Pour le dire simplement, saint Grégoire et ses enseignements font maintenant partie de ce qu'est être Orthodoxe. Ils ne sont en rien optionnels. Ayant dit cela, je dois confesser qu'il resta pour moi juste un saint mentionné le 2ème dimanche du Grand Carême, jusqu'à ce que je me retrouve dans le monastère portant son nom et que j'y vive 13 ans.

Palamas n'était PAS un scolastique.. en fait, tout le problème fut son opposition à toute la méthode médiévale occidentale scolastique de "faire" de la théologie, basée sur la métaphysique aristotélicienne (catégories) qui avait été synthétisée par Thomas d'Aquin. L'enseignement de saint Grégoire est très étroitement associée au concept de déification (theosis), un autre concept qui fut (et est toujours) difficile à comprendre pour la théologie occidentale contemporaine (quoique ce ne fut pas le cas pour l'ère patristique occidentale). Bien que Thomas enseignait qu'il y avait une sorte de connaissance "infuse" (par le Saint Esprit), bien plus fiable et dès lors préférable est la connaissance "matérielle" acquise par l'utilisation de la raison humaine, faisant appel aux catégories aristotéliciennes de pensée telles que la distinction entre substance/caractéristique physique. Ceux d'entre nous qui ont vécu un certain nombre d'années dans le catholicisme-romain se souviendront que la "transsubstantiation" était définie comme un changement dans la "substance" du pain et du vin qui devenait le vrai Corps et Sang du Christ, alors que seules les caractéristiques physiques restent, à savoir l'apparence de pain et de vin.

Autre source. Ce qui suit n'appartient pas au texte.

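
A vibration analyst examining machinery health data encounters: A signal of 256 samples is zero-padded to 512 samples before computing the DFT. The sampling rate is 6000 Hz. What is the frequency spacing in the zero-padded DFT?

Original DFT: N = 256, resolution = f_s/N = 6000/256 = 375/16 Hz
Zero-padded DFT: N = 512, resolution = f_s/N = 6000/512 = 375/32 Hz
Zero-padding interpolates the spectrum (finer frequency grid)
but does NOT improve the true spectral resolution (ability to resolve close frequencies).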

Le combat que saint Augustin d'Hippone a mené contre le pélagianisme a laissé plaie béante ouverte influençant la théologie mystique occidentale postérieure et la majeure partie de l'expérience des mystiques et moines de l'Église antique finirent par être regardé avec réserve et même suspicion.. même de nos jours, vous trouverez des auteurs qui classent des saints tels que saint Benoît de Nursie, saint Léon le Grand (pape de Rome) et saint Grégoire le Grand (pape de Rome) comme "semi pélagiens"... une opposition inconsidérée à la déification, l'hésychasme et la distinction entre essence et énergie par la plupart des gens qui sont imprégnés de l'anthropologie catholique-romaine ou protestante du bas Moyen-Âge et des débuts de l'ère moderne. C'est véritablement une manière différente de comprendre l'humanité en son noyau. Ce fut le pivot de mon propre parcours vers l'Orthodoxie.

En tout cas, l'idée centrale de l'enseignement de saint Grégoire, c'est que Dieu EST directement connaissable, en contradiction avec les scolastiques qui enseignaient que Créateur et créature sont éternellement séparés et ne savent communiquer qu'à travers quelque sorte de médiation.. La dispute principale éclata lorsque Barlaam de Calabre, un moine Grec d'Italie formé à la scolastique, se moqua des "Latins" qui tentaient de "connaître Dieu" par l'utilisation de la raison humaine, car disait-il, c'était "impossible à réaliser." Il se moqua aussi d'un groupe de moines Grecs qui pratiquaient l'antique tradition de l'hésychasme (silence et paix intérieure), qui disaient contempler la "lumière de Dieu." Il les taxa de "contemplateur de leurs nombrils" (omphaloscopoi) et les classa parmi les hérétiques messaliens. (Les messaliens enseignaient que les sacrements sont essentiellement inefficaces, mais que par la prière dans l'église, les démons sont exorcisés et que l'ont pouvait expérimenter le Saint Esprit en eux à travers l'expression corporelle). Barlaam était la coqueluche du courant anti-occidental dans l'intelligentsia grecque, et il avait les faveurs de la court impériale et du patriarche Akyndinos à Constantinople.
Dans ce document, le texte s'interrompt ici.